It smells of blood and gas in Karabakh
Tashkent, Uzbekistan (UzDaily.com) -- There was a smell of gas in the zone of the long-standing interethnic Armenian-Azerbaijani conflict. The Trans-Adriatic Pipeline (TAP) with a length of 878 km and a throughput capacity of 10 billion cubic meters, will be commissioned in November this year and will supply Azerbaijani gas to Greece, Bulgaria and Italy. This is reported by the Strategic Culture Foundation (Russia).
TAP is powered by the South Caucasus pipeline, which was deliberately bypassed by Armenia, through Georgia to the border with Turkey. These two gas pipelines, together with the Trans Anatolian Pipeline (TANAP), constitute the so-called Southern Gas Corridor (SGC) from the Caspian to Europe, bypassing Russia.
Already this year, Turkey has significantly reduced purchases of Russian gas through the Turkish Stream. Considering the failed gas negotiations between Ankara and Moscow in April, in November SGC will make Turkey “the main gas gateway to Europe”.

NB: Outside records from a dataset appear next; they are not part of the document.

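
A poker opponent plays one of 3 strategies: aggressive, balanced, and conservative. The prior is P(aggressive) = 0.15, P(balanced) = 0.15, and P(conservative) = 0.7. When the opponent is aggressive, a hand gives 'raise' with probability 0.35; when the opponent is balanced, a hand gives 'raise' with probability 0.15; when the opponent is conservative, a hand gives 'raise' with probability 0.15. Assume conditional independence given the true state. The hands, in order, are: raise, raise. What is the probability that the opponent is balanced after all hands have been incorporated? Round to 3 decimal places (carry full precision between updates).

Each posterior becomes the prior for the next update.
After 'raise': normaliser = 0.35·0.1500 + 0.15·0.1500 + 0.15·0.7000; P(aggressive) ≈ 0.2917, P(balanced) ≈ 0.1250, P(conservative) ≈ 0.5833
After 'raise': normaliser = 0.35·0.2917 + 0.15·0.1250 + 0.15·0.5833; P(aggressive) ≈ 0.4900, P(balanced) ≈ 0.0900, P(conservative) ≈ 0.4200

0.090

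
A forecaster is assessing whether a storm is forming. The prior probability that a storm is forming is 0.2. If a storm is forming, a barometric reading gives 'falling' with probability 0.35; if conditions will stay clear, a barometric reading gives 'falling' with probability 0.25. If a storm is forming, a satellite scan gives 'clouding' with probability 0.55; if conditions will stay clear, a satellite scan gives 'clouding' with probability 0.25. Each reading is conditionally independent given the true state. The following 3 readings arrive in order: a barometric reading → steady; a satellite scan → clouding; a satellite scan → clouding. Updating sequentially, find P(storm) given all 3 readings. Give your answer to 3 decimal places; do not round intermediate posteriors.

After a barometric reading='steady': P(storm) = 0.65·0.2000 / (0.65·0.2000 + 0.75·0.8000) ≈ 0.1781
After a satellite scan='clouding': P(storm) = 0.55·0.1781 / (0.55·0.1781 + 0.25·0.8219) ≈ 0.3228
After a satellite scan='clouding': P(storm) = 0.55·0.3228 / (0.55·0.3228 + 0.25·0.6772) ≈ 0.5119

0.512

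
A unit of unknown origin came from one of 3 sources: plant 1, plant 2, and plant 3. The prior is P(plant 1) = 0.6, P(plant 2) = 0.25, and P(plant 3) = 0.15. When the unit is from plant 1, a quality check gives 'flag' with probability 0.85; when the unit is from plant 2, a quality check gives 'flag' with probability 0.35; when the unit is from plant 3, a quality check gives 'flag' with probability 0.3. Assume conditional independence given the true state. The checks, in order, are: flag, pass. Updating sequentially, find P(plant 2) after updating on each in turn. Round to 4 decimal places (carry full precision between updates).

0.3450

After 'flag': normaliser = 0.85·0.6000 + 0.35·0.2500 + 0.3·0.1500; P(plant 1) ≈ 0.7938, P(plant 2) ≈ 0.1362, P(plant 3) ≈ 0.0700
After 'pass': normaliser = 0.15·0.7938 + 0.65·0.1362 + 0.7·0.0700; P(plant 1) ≈ 0.4640, P(plant 2) ≈ 0.3450, P(plant 3) ≈ 0.1911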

It is worth looking at the map of the Mediterranean gas pipelines to understand what opportunities Ankara gets to influence European politics by becoming a transit country for Azerbaijani gas. Perhaps that is why Turkey so persistently interferes in the internal affairs of states that compete with "Turkish gas" in Europe - Libya, Syria, Iraq, Cyprus, Greece on its shelf. As the Asia Times believes, “having teamed up with Moscow and its Turkish streams, Ankara was afraid to fall under the US anti-Russian gas sanctions. This raised the shares of Azerbaijan’s Turkish ally in competition with Russia on the European market.”
Not afraid to take risks in foreign policy, R. Erdogan fueled the mood in Baku using a very dangerous card. After all, the war cannot be stopped within the borders of Nagorno-Karabakh alone. The same Baku-Tbilisi-Ceyhan oil pipeline is 30.1% owned by British Petroleum. There are several more European states in the share. Turkey and Azerbaijan own only 31.5%.
Now Russia, Iran and all Central Asian states that form the energy market are interested in the well-being of the Caucasus region, which has become a "gas tap" for Europe. However, the European allies do not support Ankara’s actions in the Caucasus, because a policy "smelling of gas" is dangerous with a big explosion.